Memang ini baru bersifat dugaan yang berkaitan dengan rating acara televisi dari lembaga rating Nielsen.
Rating merupakan "kiblat" sebagian besar acara televisi karena rating tinggi identik dengan banyak iklan. Artinya, stasiun televisi akan menuai keuntungan.
Soalnya, rating Nielsen merupakan satu-satunya sistem pemeringkatan acara stasiun televisi dilihat dari jumlah pemirsanya.
Makanya, demi rating, berbagai program diciptakan meskipun terkadang terkesan kurang edukatif, seperti beberapa sinetron yang jalan ceritanya kurang logis.
Siapa bintang yang akan dipakai, seperti apa format acara, semuanya dengan mempertimbangkan rating.
Nah, ketika belum ASO, yang dirating oleh Nielsen hanya terbatas pada stasiun televisi besar yang melakukan siaran analog, meskipun televisi tersebut juga sudah paralel dengan siaran digital.
Namun, televisi pendatang baru yang sepenuhnya melakukan siaran digital, berkemungkinan belum dirating.
Nantinya, dengan ASO, TV-TV pendatang baru tersebut, termasuk TV lokal yang dari awal sudah digital, tentu juga akan dirating.

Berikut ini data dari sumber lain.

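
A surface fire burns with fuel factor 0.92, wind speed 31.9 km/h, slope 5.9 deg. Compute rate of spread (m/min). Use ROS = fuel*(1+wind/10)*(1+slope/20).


Formula: ROS = fuel * (1 + wind/10) * (1 + slope/20)
Wind factor = 1 + 31.9/10 = 4.19
Slope factor = 1 + 5.9/20 = 1.295
ROS = 0.92 * 4.19 * 1.295 = 4.99 m/min

4.99


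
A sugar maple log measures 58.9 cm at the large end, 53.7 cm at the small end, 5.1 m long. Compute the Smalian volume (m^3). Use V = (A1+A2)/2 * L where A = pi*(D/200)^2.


Smalian: V = (A1 + A2)/2 * L,  A = pi*(D/200)^2
A1 = pi*(58.9/200)^2 = 0.272471 m^2
A2 = pi*(53.7/200)^2 = 0.226484 m^2
V = (0.272471+0.226484)/2*5.1 = 1.2723 m^3

1.2723


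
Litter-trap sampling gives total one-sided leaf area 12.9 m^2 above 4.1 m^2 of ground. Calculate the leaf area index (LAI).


Formula: LAI = total leaf area / ground area  (dimensionless)
LAI = 12.9 m^2 / 4.1 m^2
LAI = 3.15

3.15


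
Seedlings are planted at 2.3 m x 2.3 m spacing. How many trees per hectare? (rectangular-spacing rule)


Formula: TPH = 10000 m^2/ha / (spacing_x * spacing_y)
Area per tree = 2.3 m * 2.3 m = 5.29 m^2
TPH = 10000 / 5.29 = 1890 trees/ha

1890


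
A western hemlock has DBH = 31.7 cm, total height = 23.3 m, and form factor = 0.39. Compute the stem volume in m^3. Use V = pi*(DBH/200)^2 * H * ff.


Formula: V = pi * (DBH/200)^2 * H * ff
Radius = DBH/200 = 31.7/200 = 0.1585 m
Radius^2 = 0.1585^2 = 0.02512225 m^2
V = pi * 0.02512225 * 23.3 * 0.39
V = 0.717 m^3

0.717


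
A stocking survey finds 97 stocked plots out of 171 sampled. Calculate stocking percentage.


Formula: Stocking % = stocked plots / total plots * 100
Stocking = 97 / 171 * 100
Stocking = 0.5673 * 100 = 56.7%

56.7


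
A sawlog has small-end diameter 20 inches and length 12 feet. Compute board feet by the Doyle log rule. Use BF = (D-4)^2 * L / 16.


Doyle: BF = (D - 4)^2 * L / 16
Adjusted diameter = 20 - 4 = 16 in
(D-4)^2 = 16^2 = 256
BF = 256 * 12 / 16 = 192 BF

192


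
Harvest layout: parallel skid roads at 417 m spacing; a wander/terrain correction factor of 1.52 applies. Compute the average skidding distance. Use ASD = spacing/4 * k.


Formula: ASD = (spacing / 4) * correction
Uncorrected distance = spacing / 4 = 417 / 4 = 104.25 m
ASD = 104.25 * 1.52 = 158 m

158


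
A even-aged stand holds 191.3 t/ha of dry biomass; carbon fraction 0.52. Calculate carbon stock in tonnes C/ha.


Formula: Carbon Stock = Biomass * Carbon Fraction
C = 191.3 t/ha * 0.52
C = 99.5 t C/ha

99.5


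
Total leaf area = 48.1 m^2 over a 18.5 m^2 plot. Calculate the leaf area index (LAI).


Formula: LAI = total leaf area / ground area  (dimensionless)
LAI = 48.1 m^2 / 18.5 m^2
LAI = 2.6

2.6


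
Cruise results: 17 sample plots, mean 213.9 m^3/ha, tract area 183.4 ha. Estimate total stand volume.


Formula: Total Volume = Mean Volume per ha * Total Area
Total Volume = 213.9 m^3/ha * 183.4 ha
Total Volume = 39229 m^3

39229


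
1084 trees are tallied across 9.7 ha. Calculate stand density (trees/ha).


Formula: Stand Density = N_trees / Area_ha
Density = 1084 trees / 9.7 ha
Density = 112 trees/ha

112


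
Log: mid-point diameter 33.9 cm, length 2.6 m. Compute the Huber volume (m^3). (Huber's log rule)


Huber: V = Am * L,  Am = pi*(Dm/200)^2
Am = pi*(33.9/200)^2 = 0.090259 m^2
V = 0.090259*2.6 = 0.2347 m^3

0.2347


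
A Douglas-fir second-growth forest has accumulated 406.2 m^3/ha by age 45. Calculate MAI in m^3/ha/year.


Formula: MAI = Total Volume / Stand Age
MAI = 406.2 m^3/ha / 45 years
MAI = 9.03 m^3/ha/year

9.03


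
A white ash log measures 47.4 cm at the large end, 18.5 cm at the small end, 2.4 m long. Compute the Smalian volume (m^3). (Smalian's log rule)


Smalian: V = (A1 + A2)/2 * L,  A = pi*(D/200)^2
A1 = pi*(47.4/200)^2 = 0.17646 m^2
A2 = pi*(18.5/200)^2 = 0.02688 m^2
V = (0.17646+0.02688)/2*2.4 = 0.244 m^3

0.244


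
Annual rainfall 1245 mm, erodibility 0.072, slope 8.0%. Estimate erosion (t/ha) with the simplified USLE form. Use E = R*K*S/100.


Formula: E = R * K * S / 100  (simplified USLE)
R * K = 1245 * 0.072 = 89.64
E = 89.64 * 8.0 / 100 = 7.17 t/ha

7.17


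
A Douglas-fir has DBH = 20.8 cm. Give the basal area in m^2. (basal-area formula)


Formula: BA = pi * (DBH/2)^2 / 10000  (cm^2 to m^2)
Radius = DBH/2 = 20.8/2 = 10.4 cm
BA = pi * 10.4^2 / 10000
   = 339.7947 cm^2 / 10000
   = 0.034 m^2

0.034


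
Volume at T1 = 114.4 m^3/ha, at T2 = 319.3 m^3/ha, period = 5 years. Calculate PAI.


Formula: PAI = (V_T2 - V_T1) / (T2 - T1)
Volume increment = 319.3 - 114.4 = 204.9 m^3/ha
PAI = 204.9 / 5 = 40.98 m^3/ha/year

40.98


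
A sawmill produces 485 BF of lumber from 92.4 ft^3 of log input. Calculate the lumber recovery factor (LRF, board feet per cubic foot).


Formula: LRF = Lumber Output (BF) / Log Input (ft^3)
LRF = 485 BF / 92.4 ft^3
LRF = 5.25 BF/ft^3

5.25


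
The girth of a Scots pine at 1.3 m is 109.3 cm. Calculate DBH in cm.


Formula: DBH = C / pi
DBH = 109.3 / pi
pi = 3.14159...
DBH = 34.8 cm

34.8


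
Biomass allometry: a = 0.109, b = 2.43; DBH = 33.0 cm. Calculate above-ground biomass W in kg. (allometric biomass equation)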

Dengan demikian, pembagian kue iklan bisa lebih merata, jika pemirsa yang selama ini tidak terjangkau rating sudah terhitung.Â
Akibatnya, bisa jadi akan merugikan stasiun televisi besar yang selama ini jadi penguasa perolehan iklan.
Apakah analisis di atas bisa menjawab pertanyaan, kenapa stasiun TV di bawah bendera MNC Group terkesan "bandel" terhadap program ASO?